While "The Headmaster's Wager" presented uncharted territory, the entry point was very personal: Lam's grandfather. The author, whose parents left Vietnam in the 1960s to come to Canada, says he'd been ruminating on the character of Percival since he was 15 years old.
"I started with a character, and the character of Percival is inspired by my grandfather, and I think it's important to say 'inspired by' because he is not my grandfather, but there are similarities. My grandfather was also the headmaster of an English school in Saigon, in (the Chinese community of) Cholon specifically… and he shared some of Percival's characteristics in the sense that he was a womanizer, he was a drinker, he was a gambler and he was very smart and very capable and he was a very charismatic person who was easy to love and easy to like," said Lam, who grew up in Ottawa.
"And I think for me there was a lot of draw to this character and to this place because … I was born in Canada so I grew up hearing family stories about a place that I'd never been to, which was Vietnam, specifically the Chinese community in Vietnam. So I think those stories had an especially vivid place in both my imagination and my concept of self because they were completely foreign to my experience of growing up in this country."

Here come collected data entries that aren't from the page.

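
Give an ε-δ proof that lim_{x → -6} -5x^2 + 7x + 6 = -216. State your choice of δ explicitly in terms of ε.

δ = min(1, ε/72)

Suppose ε > 0. We want δ > 0 such that 0 < |x + 6| < δ implies |(-5x^2 + 7x + 6) + 216| < ε.
(-5x^2 + 7x + 6) + 216 = -5x^2 + 7x + 222 = (x + 6)(-5x + 37).
So |(-5x^2 + 7x + 6) + 216| = |x + 6|·|-5x + 37|.
Assume first that |x + 6| < 1, so |x| < 7. Then |-5x + 37| ≤ 5·7 + 37 = 72.
Hence |(-5x^2 + 7x + 6) + 216| ≤ 72|x + 6| < ε provided |x + 6| < ε/72.
Choosing δ = min(1, ε/72) ensures both conditions, hence |(-5x^2 + 7x + 6) + 216| < ε.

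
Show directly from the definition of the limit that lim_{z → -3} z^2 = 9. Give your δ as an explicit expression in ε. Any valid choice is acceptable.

δ = min(1, ε/7)

Let ε > 0 be given. We seek δ > 0 with 0 < |z + 3| < δ ⇒ |z^2 − 9| < ε.
Factor: z^2 − 9 = (z + 3)(z - 3), so |z^2 − 9| = |z + 3|·|z - 3|.
Restrict δ ≤ 1. Then |z + 3| < 1 gives |z| < 4, so by the triangle inequality |z - 3| ≤ 4 + 3 = 7.
Hence |z^2 − 9| ≤ 7|z + 3|, which is < ε once |z + 3| < ε/7.
Take δ = min(1, ε/7). If 0 < |z + 3| < δ then both bounds hold and |z^2 − 9| ≤ 7|z + 3| < 7·(ε/7) = ε.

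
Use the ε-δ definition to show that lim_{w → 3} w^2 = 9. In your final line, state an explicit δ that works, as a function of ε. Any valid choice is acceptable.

δ = min(1, ε/7)

Let ε > 0. We seek δ > 0 with 0 < |w − 3| < δ ⇒ |w^2 − 9| < ε.
Factor: w^2 − 9 = (w − 3)(w + 3), so |w^2 − 9| = |w − 3|·|w + 3|.
Impose δ ≤ 1 so that |w| < 4; then |w + 3| ≤ 7.
Hence |w^2 − 9| ≤ 7|w − 3|, which is < ε once |w − 3| < ε/7.
Take δ = min(1, ε/7). If 0 < |w − 3| < δ then both bounds hold and |w^2 − 9| ≤ 7|w − 3| < 7·(ε/7) = ε.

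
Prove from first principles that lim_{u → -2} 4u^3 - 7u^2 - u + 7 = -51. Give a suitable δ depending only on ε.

δ = min(1, ε/110)

Let ε > 0. We want δ > 0 such that 0 < |u + 2| < δ implies |(4u^3 - 7u^2 - u + 7) + 51| < ε.
(4u^3 - 7u^2 - u + 7) + 51 = 4u^3 - 7u^2 - u + 58 = (u + 2)(4u^2 - 15u + 29).
So |(4u^3 - 7u^2 - u + 7) + 51| = |u + 2|·|4u^2 - 15u + 29|.
Assume first that |u + 2| < 1, so |u| < 3. Then |4u^2 - 15u + 29| ≤ 4·3^2 + 15·3 + 29 = 110.
Hence |(4u^3 - 7u^2 - u + 7) + 51| ≤ 110|u + 2| < ε provided |u + 2| < ε/110.
Choosing δ = min(1, ε/110) ensures both conditions, hence |(4u^3 - 7u^2 - u + 7) + 51| < ε.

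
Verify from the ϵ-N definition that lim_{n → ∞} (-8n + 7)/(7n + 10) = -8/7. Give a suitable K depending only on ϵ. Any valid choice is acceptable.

Let ϵ > 0 be given. For n ≥ 1, |(-8n + 7)/(7n + 10) + 8/7| = |129|/(7(7n + 10)) = 129/(7(7n + 10)).
Since 7n + 10 ≥ 7n for n ≥ 1, this is ≤ 129/(7·7n) = (129/49)/n.
So |(-8n + 7)/(7n + 10) + 8/7| < ϵ whenever n > (129/49)/ϵ.
Take K = (129/49)/ϵ. If n > K then |(-8n + 7)/(7n + 10) + 8/7| ≤ (129/49)/n < ϵ.

K = (129/49)/ϵ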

Adds the author: "I was also very aware as I was growing up … that not only was I not growing up in that world but that world did not exist any longer."
And so, Lam set about trying to learn about that world, travelling to Vietnam for the first time in 2004, a journey that is documented in photos on his website, www.vincentlam.ca.
But although he immersed himself in the culture, he still didn't feel he had the proper emotional frame of reference for his novel. The research continued.
"The reading became quite extensive," he said. "I read all the standard novels about Vietnam — 'The Lover,' 'The Quiet American,' I read all the standard histories of the Vietnam war … and then I also became aware that that level of understanding was not enough," he said.
"So I started to read memoir and there's a lot of peripheral memoir that emerged from that era. I read a lot of memoir that probably never made the literary hit parade as it were."
In the end, he read roughly 50 books cover-to-cover and sourced another 50. He found only a handful of books that dealt with the Chinese perspective in Vietnam.
If the process of writing "The Headmaster's Wager" sounds exhausting, it was.
"I'm getting tired just talking about this," Lam joked at one point during the interview.
After all, the less-driven among us might have given up trying to balance a spouse, three young children, a high-profile writing career and a day job as an ER doc. Not so for Lam.
"That's a good question," he said when asked why he kept on with the book.
"There may be an element of sheer stubbornness. I think that's got to be part of a lot of writing projects. I think a lot of writing projects have a dark phase. One can use the adjective that one wants — either stubbornness or persistence or commitment or whatever. But it's just not in my way of doing things to give up and whenever I thought of giving up…. At the end of the day the thought of … abandoning the project was more painful and more disheartening than to just to keep on working."